I can not reproduce your issue. I'm testing with this minimal test which works for me:
{
description: "Data is correctly parsed with chunks and duplicated headers",
expected: [{h0: 'a', h1: 'b'}, {h0: 'a', h1: 'b'}],
run: function(callback) {
var data = [];
Papa.parse('h0,h1\na,b\na,b\na,b', {
header: true,
chunkSize: 10,
chunk: function(results) {
data.push(results.data[0]);
},
complete: function() {
callback(data);
}
});
}
},
Adding it to custom tests and running the test suit works for me. Could you please provide a minimal test suite so I can fix it? Thanks
Wow - this is a bit alarming. We must always have confidence that the data integrity is preserved with this tool as it always has been - how soon can a fix be implemented?
@tfrancois Did you ever considered contributing to the maintenance of the library? If no, please do not complain.
@pokoli I included a working example of this issue above, but here is another example using a string input instead of a read stream:
source
const Papa = require('papaparse');
let source = 'h0,h1\nabcd,abcd\nabcd,abcd\nabcd,abcd\nabcd,abcd';
let output = [];
Papa.parse(source, {
header: true,
chunkSize: 16,
chunk: (result) => {
output.push(...result.data);
}
});
console.log(source);
console.log('----------');
console.log(Papa.unparse(output));
output
h0,h1
abcd,abcd
abcd,abcd
abcd,abcd
abcd,abcd
----------
h0,h1
abcd,abcd
abcd,abcd_1
cd,abcd
abcd,abcd
You can read above in my comments for a more detailed explanation, but the principle cause of this bug is duplicate column data in a row.
@pokoli another way to reproduce this bug is to use normal.csv file from papaparse demo as an input and set a step
function like this:
let source = input.files[0] // set normal.csv using <input type="file" />
Papa.parse(source, {
header: true,
step: (results, parser) => { console.log(results.data) }
});
With 5.3.0 it will work perfectly fine, while with 5.4.0 it will append _1, _2, _3,...
to duplicate values in every row (not just headers).
@pokoli also your test data in comment above is completely incorrect for this case, it should be 'h0,h1\na,a\nb,b\nc,c'
with expected values being [{h0: 'a', h1: 'a'}, {h0: 'b', h1: 'b'}, {h0: 'c', h1: 'c'}]

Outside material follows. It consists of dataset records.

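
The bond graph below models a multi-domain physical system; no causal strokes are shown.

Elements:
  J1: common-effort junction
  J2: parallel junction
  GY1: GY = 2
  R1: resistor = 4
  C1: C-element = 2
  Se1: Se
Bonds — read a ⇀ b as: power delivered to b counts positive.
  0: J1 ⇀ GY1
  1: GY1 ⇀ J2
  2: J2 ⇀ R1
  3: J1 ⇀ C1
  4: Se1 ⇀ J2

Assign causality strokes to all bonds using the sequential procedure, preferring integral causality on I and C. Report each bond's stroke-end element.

bond 4 |J2  (source Se1 imposes e)
bond 1 |GY1  (J2: bond 4 brought effort, rest push out)
bond 2 |R1  (common-e at J2 fixed by 4)
bond 0 |GY1  (GY GY1: same side as bond 1)
bond 3 |J1  (J1: last free bond brings effort in)

β0 stroke at GY1
β1 stroke at GY1
β2 stroke at R1
β3 stroke at J1
β4 stroke at J2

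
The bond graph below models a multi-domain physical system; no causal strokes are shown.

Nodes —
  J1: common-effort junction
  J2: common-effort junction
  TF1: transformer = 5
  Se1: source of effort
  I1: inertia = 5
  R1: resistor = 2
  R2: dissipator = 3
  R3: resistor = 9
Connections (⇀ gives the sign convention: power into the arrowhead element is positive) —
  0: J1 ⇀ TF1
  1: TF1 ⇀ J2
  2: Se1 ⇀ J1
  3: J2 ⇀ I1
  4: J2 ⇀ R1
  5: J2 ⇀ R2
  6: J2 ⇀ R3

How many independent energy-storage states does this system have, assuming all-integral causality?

#2 stroke at J1  (Se1 (Se) sets effort on bond)
#0 stroke at TF1  (common-e at J1 fixed by 2)
#1 stroke at J2  (TF1 one-in-one-out from 0)
#3 stroke at I1  (J2 effort already set via bond 1)
#4 stroke at R1  (J2 effort already set via bond 1)
#5 stroke at R2  (common-e at J2 fixed by 1)
#6 stroke at R3  (J2: bond 1 brought effort, rest push out)

1  (I1 all integral)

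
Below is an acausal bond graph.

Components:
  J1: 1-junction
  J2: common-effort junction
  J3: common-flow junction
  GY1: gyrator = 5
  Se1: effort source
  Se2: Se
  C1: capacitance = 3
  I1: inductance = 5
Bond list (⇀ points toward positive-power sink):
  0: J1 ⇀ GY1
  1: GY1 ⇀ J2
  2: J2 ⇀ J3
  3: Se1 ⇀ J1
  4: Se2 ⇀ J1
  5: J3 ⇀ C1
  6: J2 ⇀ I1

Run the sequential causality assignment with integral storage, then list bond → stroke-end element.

β0 stroke→GY1
β1 stroke→GY1
β2 stroke→J2
β3 stroke→J1
β4 stroke→J1
β5 stroke→J3
β6 stroke→I1

β3 stroke at J1  (source Se1 imposes e)
β4 stroke at J1  (source Se2 imposes e)
β0 stroke at GY1  (J1 needs exactly one f-in)
β1 stroke at GY1  (GY GY1: same side as bond 0)
β5 stroke at J3  (C1 integral (e out))
β2 stroke at J2  (J3: last free bond brings flow in)
β6 stroke at I1  (common-e at J2 fixed by 2)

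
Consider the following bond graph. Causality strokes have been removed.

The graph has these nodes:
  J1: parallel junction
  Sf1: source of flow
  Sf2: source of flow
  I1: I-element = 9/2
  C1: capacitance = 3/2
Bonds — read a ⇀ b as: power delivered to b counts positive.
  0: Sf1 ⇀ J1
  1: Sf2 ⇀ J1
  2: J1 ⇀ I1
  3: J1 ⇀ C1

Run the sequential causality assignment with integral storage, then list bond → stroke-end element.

bond 0 |Sf1  (Sf1 fixes flow; stroke at Sf1)
bond 1 |Sf2  (Sf2 (Sf) sets flow on bond)
bond 2 |I1  (I1 outputs flow p/I1)
bond 3 |J1  (J1: last free bond brings effort in)

b0 stroke at Sf1
b1 stroke at Sf2
b2 stroke at I1
b3 stroke at J1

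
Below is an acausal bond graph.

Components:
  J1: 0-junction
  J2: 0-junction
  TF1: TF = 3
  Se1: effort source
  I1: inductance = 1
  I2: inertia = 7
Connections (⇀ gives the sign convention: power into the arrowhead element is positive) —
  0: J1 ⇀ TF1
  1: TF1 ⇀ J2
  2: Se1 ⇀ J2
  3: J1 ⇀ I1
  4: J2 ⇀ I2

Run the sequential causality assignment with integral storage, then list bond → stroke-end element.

bond 0 stroke at J1
bond 1 stroke at TF1
bond 2 stroke at J2
bond 3 stroke at I1
bond 4 stroke at I2

b2 |J2  (Se1: effort source, stroke at far end)
b1 |TF1  (J2 effort already set via bond 2)
b4 |I2  (common-e at J2 fixed by 2)
b0 |J1  (through TF1, causality passes straight; one stroke at TF1)
b3 |I1  (J1 effort already set via bond 0)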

, while actual values in 5.4.0 will be [{h0: 'a', h1: 'a_1'}, {h0: 'b', h1: 'b_1'}, {h0: 'c', h1: 'c_1'}]
which is not what user would expect to get.
So... it looks like this issue should be reopened 😉
@speqtr thanks to your valuable input I managed to reproduce the issue and I uploaded a fix.
Can somebody test on master branch with a named file to ensure everything works so I can publish a new release containing the fix? Thanks in advance
@pokoli That fix will not work for the other effect of this bug (see my second comment in this issue). By appending to the input string (in the case of duplicate headers), the partial chunk string index becomes misaligned:
source
const Papa = require('papaparse');
let source = 'h0,h1,h1\nabcd,abcd,abcd';
let output = [];
Papa.parse(source, {
header: true,
chunkSize: 8,
chunk: (result) => {
output.push(...result.data);
}
});
console.log(source);
console.log('----------');
console.log(Papa.unparse(output));
output
h0,h1,h1
abcd,abcd,abcd
----------
h0,h1,h1_1
cd,abcd,abcd
Notice the first two characters of the line after the header have been lost.
@pokoli please provide a working example. Otherwise I can not reporduce nor fix it. Thanks
@pokoli A full working example of this issue is in my previous comment, and an explanation of why this is occurring (with relevant source) is at the top of this thread.
When reading a stream, the following code is executed on each chunk:
This is taking the first data row of each chunk (when in header mode) and deduping it as if it was a header. This corrupts the data.